Signé le 26 juin 2025 à Washington, l’accord avait suscité un réel espoir parmi les populations affectées par des années de conflit. Il devait favoriser le dialogue, le retrait des forces engagées et un retour progressif de la paix.
Douze mois plus tard, de nombreux habitants estiment que leurs conditions de vie n’ont pas changé. Goma, chef-lieu du Nord-Kivu, reste sous le contrôle du mouvement rebelle M23.
« Lorsqu’ils sont partis signer, nous étions heureux parce que nous pensions que la guerre allait prendre fin. Mais sur le terrain, c’est le contraire. Nous continuons à souffrir. Ces accords ne produisent absolument rien », témoigne Delphin Kulongwa, habitant de Goma.
Même constat pour Elysé Gisanagabo. Il regrette que les promesses faites lors de la signature de l’accord ne se soient jamais concrétisées.

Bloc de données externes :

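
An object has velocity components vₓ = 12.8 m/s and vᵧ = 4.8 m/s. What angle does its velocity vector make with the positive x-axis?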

« La RDC et le Rwanda ont signé, mais depuis un an, rien ne marche. Ils reviennent sans aucune solution palpable », déplore-t-il.
Pour plusieurs observateurs, le manque de confiance entre les parties freine la mise en œuvre de l’accord. Les engagements pris restent difficiles à appliquer dans un climat de méfiance persistante.
Selon l’analyste indépendant Jacinthe Maarifa, les premiers signes de faiblesse sont apparus peu après la signature. Les discours et certaines décisions auraient rapidement compromis le processus.
« Sans confiance, il est très difficile que les uns ou les autres respectent leurs engagements. Quelques jours après l’accord, chaque partie l’a interprété à sa manière », explique-t-il.
L’analyste estime également que certaines sanctions prises après l’accord ont affaibli les efforts de médiation. À ses yeux, ces décisions ont contribué à l’échec du processus de paix.
À Goma comme dans d’autres territoires touchés par le conflit, les populations attendent désormais des résultats concrets. Elles espèrent la fin des combats, le retour de la sécurité et une reprise normale de leurs activités.